Tips and Hints for this week’s box contents:
Radishes- this springtime brassica is full of health benefits, ranging from cancer fighting properties in isothiocyanates (which also gives them their flavor), to promoting healthy digestion with their fiber content, to aiding in a strong immune system with vitamin C. ½ cup of radishes is a mere 9 calories (which is pretty low for a root vegetable), but contains 14% of your daily recommended vitamin C, and 4% of your recommended fiber. Enjoy radishes raw, sliced or grated into salads, slaws, or sandwiches, steamed, or cooked into soups or stir fries (use as you would a turnip in soups).

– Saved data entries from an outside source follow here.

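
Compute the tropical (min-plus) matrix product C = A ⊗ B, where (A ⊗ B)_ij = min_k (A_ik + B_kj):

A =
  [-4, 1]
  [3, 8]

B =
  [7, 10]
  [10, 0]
A ⊗ B =
  [3, 1]
  [10, 8]

Apply the min-plus product entry-by-entry:
  C[0][0] = min over k of (A[0][0] + B[0][0] = -4 + 7 = 3, A[0][1] + B[1][0] = 1 + 10 = 11) = 3 (attained at k = 0)
  C[0][1] = min over k of (A[0][0] + B[0][1] = -4 + 10 = 6, A[0][1] + B[1][1] = 1 + 0 = 1) = 1 (attained at k = 1)
  C[1][0] = min over k of (A[1][0] + B[0][0] = 3 + 7 = 10, A[1][1] + B[1][0] = 8 + 10 = 18) = 10 (attained at k = 0)
  C[1][1] = min over k of (A[1][0] + B[0][1] = 3 + 10 = 13, A[1][1] + B[1][1] = 8 + 0 = 8) = 8 (attained at k = 1)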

Leeks- a mild member of the allium family (think onion, garlic, shallots…), leeks can be eaten raw or cooked. Slicing thin and layering in a sandwich or tossed into a salad, one can enjoy the refined flavor, sans tears. Try substituting leeks for onions in most any recipe, adding to soups, stews, cooked bean dishes, or mashed potatoes. One cup of sliced leeks (or roughly one whole leek) has 54 calories, contains 30% of your daily recommended vitamin A, 18% of your vitamin C, 14% of your folate, and a whopping 52% of your daily recommended vitamin K!
Mushrooms– these little guys work wonders in both immune system and cardiovascular support. Used in Chinese medicine for thousands of years, more and more recent studies have been conducted to prove their worth. Shiitake mushrooms in particular help protect our blood vessels by blocking too much cell binding (atherosclerosis build up), their polysaccharides lessen oxidation (cell damage), and they are proven anti-cancer tumor fighters. Mushrooms are a great source of iron, B vitamins (for vegetarians and vegans in particular, eat your mushrooms!), and vitamin D. Eat shiitakes raw, lightly sautéed, in stuffing, or tossed into a soup or sauce. One of my favorite sides is a good ol’ traditional sautéed onions mushroom (heat olive oil or butter, sautee onion until translucent, toss in sliced mushrooms for a few minutes, salt and pepper).